Ah ! Seigneur, que de fois j’ai de la sorte abusé de votre clémence ! Que de fois je vous ai offensé, parce que vous êtes bon !

2. Le démon te dira : « Dieu t’a déjà pardonné tant de péchés ; il te pardonnera de même celui que tu vas commettre. » Réponds à ce menteur: C’est précisément parce que Dieu m’a pardonné tant de péchés, que je dois redouter d’en commettre un nouveau. Sa patience pourrait se lasser. Il me refuserait le pardon et châtierait en une fois toute mes offenses. C’est l’avis que me donne le Saint-Esprit : « Mon fils, ne dis pas :  » J’ai péché, et que m’est-il arrivé de fâcheux ?  » Car le Très-Haut attend pour rendre selon le mérite » (Si 5, 4).

Mon Dieu, j’ai donc eu l’audace de rivaliser avec vous ; hélas ! De quelle façon ! Vous persistiez à me pardonner; moi, je persistais à vous faire des injures ; vous persistiez à me combler de faveurs ; moi, je persistait à vous outrager. Ah ! Mon Dieu, que désormais il n’en soit plus ainsi ! Plus vous avez mis de patience à me supporter, plus je veux vous aimer. Seigneur, aidez ma faiblesse.
3. Le démon te dira : « Ne vois-tu pas que tu ne peux pas, en ce moment, résister à la tentation ? »

Réponds-lui : Si je ne résiste pas maintenant, comment résisterai-je plus tard quand ma nouvelle défaite m’aura affaibli, quand les secours divins me feront défaut ? Folle présomption d’espérer que Dieu multipliera ses grâces à mesure que je multiplierai mes iniquités !

Dernière ruse : « Même après ce péché, il est encore possible que tu te sauves. »

Réponds-lui: Il demeure possible que je me sauve; mais, en attendant, j’écris moi-même ma sentence de condamnation à l’enfer. Si, tout de même, il se peut que je me sauve, il se peut aussi que je me damne ; c’est même l’éventualité la plus probable. Sur un pareil « peut-être », je risquerais mon salut ? On ne risque pas une affaire aussi grave sur un « peut-être ».

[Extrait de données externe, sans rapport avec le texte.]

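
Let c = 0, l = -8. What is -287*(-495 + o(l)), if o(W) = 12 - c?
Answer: 138621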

Seigneur, vous êtes bien l’infinie Bonté ! J’ai multiplié mes torts, vous avez multiplié vos bienfaits. Plus j’y pense, plus je sens redoubler ma douleur de vous avoir abreuvé de tant d’amertumes. Mon Dieu, pourquoi vous ai-je offensé, vous la Bonté même ? Que ne puis-je mourir de regret! Mon Jésus, aidez-moi, je veux être à vous, tout à vous.

Ô Marie, obtenez-moi la sainte persévérance. Ne permettez pas que je sois plus longtemps ingrat envers ce Dieu qui m’a tant aimé.